WYYS
- Streator, Illinois; United States;
- Broadcast area: LaSalle County
- Frequency: 106.1 MHz (HD Radio)
- Branding: Classic Hits 106

Programming
- Format: Classic hits
- Subchannels: HD2: Soft adult contemporary "Love 98.5"
- Affiliations: Premiere Networks United Stations Radio Networks

Ownership
- Owner: Shaw Media; (Shaw Local Radio Co.);
- Sister stations: WALS, WBZG, WGLC-FM, WIVQ, WSTQ

History
- First air date: 1995

Technical information
- Licensing authority: FCC
- Facility ID: 35058
- Class: A
- ERP: 2,450 watts
- HAAT: 158.6 meters (520 ft)
- Translator: HD2: 98.5 W253BX (Streator)

Links
- Public license information: Public file; LMS;
- Webcast: Listen live HD2: Listen live
- Website: classichits106.com love-985.com (HD2)

= WYYS =

Radio station in Streator, Illinois

WYYS (106.1 FM) is a radio station broadcasting a classic hits format. Licensed to Streator, Illinois, the station covers LaSalle, Ottawa, and vicinity and is owned by Shaw Media, through Shaw Local Radio Co., after previously being owned by Studstill Media/Mendota Broadcasting Inc. until April 2023.

==History==
WYYS began as a simulcast of co owned WSTQ 97.7 in 1995, airing a country music format.

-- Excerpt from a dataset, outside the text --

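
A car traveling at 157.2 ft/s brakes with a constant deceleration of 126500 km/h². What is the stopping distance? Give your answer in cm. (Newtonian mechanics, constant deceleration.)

v₀ = 157.2 ft/s × 0.3048 = 47.9146 m/s
a = 126500 km/h² × 7.716049382716049e-05 = 9.7608 m/s²
d = v₀² / (2a) = 47.9146² / (2 × 9.7608) = 2295.81 / 19.5216 = 117.604 m
d = 117.604 m / 0.01 = 11760 cm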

The station was owned by Kleven-Rodriguez Partners. In 2000, the station was bought by Mendota Broadcasting. In January 2000, WYYS began simulcasting the talk radio format of sister station WIZZ AM 1250. In 2002, the station adopted a soft AC format. On December 26, 2004, the station flipped to its current classic hits format.

Former logo

On January 24, 2023, it was announced that Studstill Media had sold WYYS, along with its sister stations, to Shaw Media in Crystal Lake, Illinois, for a total of $1.8 million. The sale was under FCC review for just under two months before being finalized on March 23, 2023. Shaw Local Radio officially assumed ownership of WYYS and its sister stations on April 3, 2023.